More importantly, the domestic rhetoric about the US and the anti-American sentiments within Pakistan has not changed. In fact, it has worsened further. The US is seen as an ungrateful ally and a “master” than a “friend”.
The American accusation on Pakistan not doing more in Afghanistan is projected as an excuse and a failure of the former in Kabul. One could repeatedly see the public rhetoric in Pakistan that the US demanding Islamabad to do more is to hide its own failure in Afghanistan.
Third, Pakistan has been projecting the blowback as a sacrifice, and has started to believe in it – creating and sustaining a new narrative within. Instead of owning the war on terrorism, Pakistan has externalised it and projected it as fighting someone else’s war and suffering for it. Repeatedly, one could see this narrative within Pakistan that also calls for severing the ties with the US. An oft-repeated question has been: Why should Pakistan fight the American war in Afghanistan?
As a result of the above, there is no introspection about Pakistan’s involvement in Afghanistan during the last few decades. Is the problem in Af-Pak only a result of the CIA, and Pakistan is more a collateral? Latter seems to believe in the same.
And what is not likely to?
Three things are unlikely to change. First, Pakistan’s geography. For the American war machinery, Pakistan’s geography is significant. It goes through the Karachi port and across Peshawar and Quetta. Once the war is over, it has to get back through the same way.
US has an option, but has been unwilling to look beyond Pakistan on this – Iran and Chahbahar. During the last years of Obama’s administration, the US administration was trying to reach out to Tehran. Geographically, Iran could be the much-needed option for the US to reach Afghanistan.
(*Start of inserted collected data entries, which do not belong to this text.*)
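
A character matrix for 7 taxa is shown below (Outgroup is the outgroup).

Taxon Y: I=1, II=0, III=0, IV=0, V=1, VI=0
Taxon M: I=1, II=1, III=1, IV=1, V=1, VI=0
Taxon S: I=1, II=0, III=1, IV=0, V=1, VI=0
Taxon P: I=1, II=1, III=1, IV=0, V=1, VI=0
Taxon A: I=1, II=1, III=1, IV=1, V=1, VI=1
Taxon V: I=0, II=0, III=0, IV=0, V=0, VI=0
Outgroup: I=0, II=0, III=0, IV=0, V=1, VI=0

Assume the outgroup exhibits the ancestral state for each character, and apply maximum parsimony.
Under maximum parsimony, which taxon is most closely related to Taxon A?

Character polarity is set by the outgroup: the derived state is whichever differs from the outgroup's state, so for V the derived state is '0', and for the remaining characters it is '1'.
I (derived state '1') is shared by Taxon A, Taxon M, Taxon P, Taxon S, and Taxon Y — a synapomorphy uniting that clade.
II: derived state '1' in Taxon A, Taxon M, and Taxon P only — synapomorphy for {Taxon A, Taxon M, Taxon P}.
Only Taxon A, Taxon M, Taxon P, and Taxon S show the derived state '1' for III, supporting them as a clade.
IV: derived state '1' in Taxon A and Taxon M only — synapomorphy for {Taxon A, Taxon M}.
V (derived state '0') is unique to Taxon V (autapomorphy; uninformative for grouping).
VI: derived state '1' in Taxon A only — an autapomorphy, so it tells us nothing about relationships among taxa.
Most parsimonious ingroup topology: (((Taxon S,((Taxon A,Taxon M),Taxon P)),Taxon Y),Taxon V).
Taxon A and Taxon M form a cherry on this tree, so they are sister taxa.

Taxon M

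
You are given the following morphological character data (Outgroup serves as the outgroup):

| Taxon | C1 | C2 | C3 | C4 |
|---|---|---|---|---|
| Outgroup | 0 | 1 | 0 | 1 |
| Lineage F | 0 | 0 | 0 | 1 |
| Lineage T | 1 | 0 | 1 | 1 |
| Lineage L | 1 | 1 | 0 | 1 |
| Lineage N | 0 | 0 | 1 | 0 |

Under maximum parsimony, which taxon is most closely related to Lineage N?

Character polarity is set by the outgroup: the derived state is whichever differs from the outgroup's state, so for C2, C4 the derived state is '0', and for the remaining characters it is '1'.
C1 (state '1') occurs in Lineage L and Lineage T but conflicts with the nesting implied by the other characters — most parsimoniously interpreted as homoplasy.
C2: derived state '0' in Lineage F, Lineage N, and Lineage T only — synapomorphy for {Lineage F, Lineage N, Lineage T}.
C3 (derived state '1') is shared by Lineage N and Lineage T — a synapomorphy uniting that clade.
C4 (derived state '0') is unique to Lineage N (autapomorphy; uninformative for grouping).
Most parsimonious ingroup topology: ((Lineage F,(Lineage T,Lineage N)),Lineage L).
Lineage N and Lineage T form a cherry on this tree, so they are sister taxa.

Lineage T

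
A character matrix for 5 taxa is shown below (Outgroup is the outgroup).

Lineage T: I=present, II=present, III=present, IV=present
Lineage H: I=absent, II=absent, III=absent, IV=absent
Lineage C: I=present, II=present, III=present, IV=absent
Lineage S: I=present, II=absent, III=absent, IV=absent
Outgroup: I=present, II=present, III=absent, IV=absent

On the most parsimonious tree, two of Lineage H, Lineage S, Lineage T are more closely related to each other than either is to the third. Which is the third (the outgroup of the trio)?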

Politically as well; Tehran has fewer ambitions in Kabul than Islamabad. Though Iran has also hosted millions of Afghan refugees in its soil, it has not abused them as Pakistan has. Nor has Iran attempted to intervene in Afghanistan and use a group as its proxy, as Pakistan has been using the Haqqani network.
Trump has closed the Iran option for the US in Afghanistan. As a result, Pakistan’s geography is likely to remain a strategic tool for Islamabad.
Second, Pakistan’s foreign policy towards Afghanistan. Despite domestic demands for a review of Pakistan’s Afghan policy, it has remained the same. The Afghan policy makers of Pakistan pursue the Afghan Taliban and Haqqani network as a strategy to achieve a larger objective in Afghanistan – having a friendly, if not a puppet regime in Kabul. This will be pursued as an unstated “existential problem” of Pakistan.
Finally, the Afghan decision-making process is likely to remain with the Deep State. It has always been with the Establishment than with the Parliament. This has been a problem in Pakistan reorienting its Afghan policy. And it will remain so.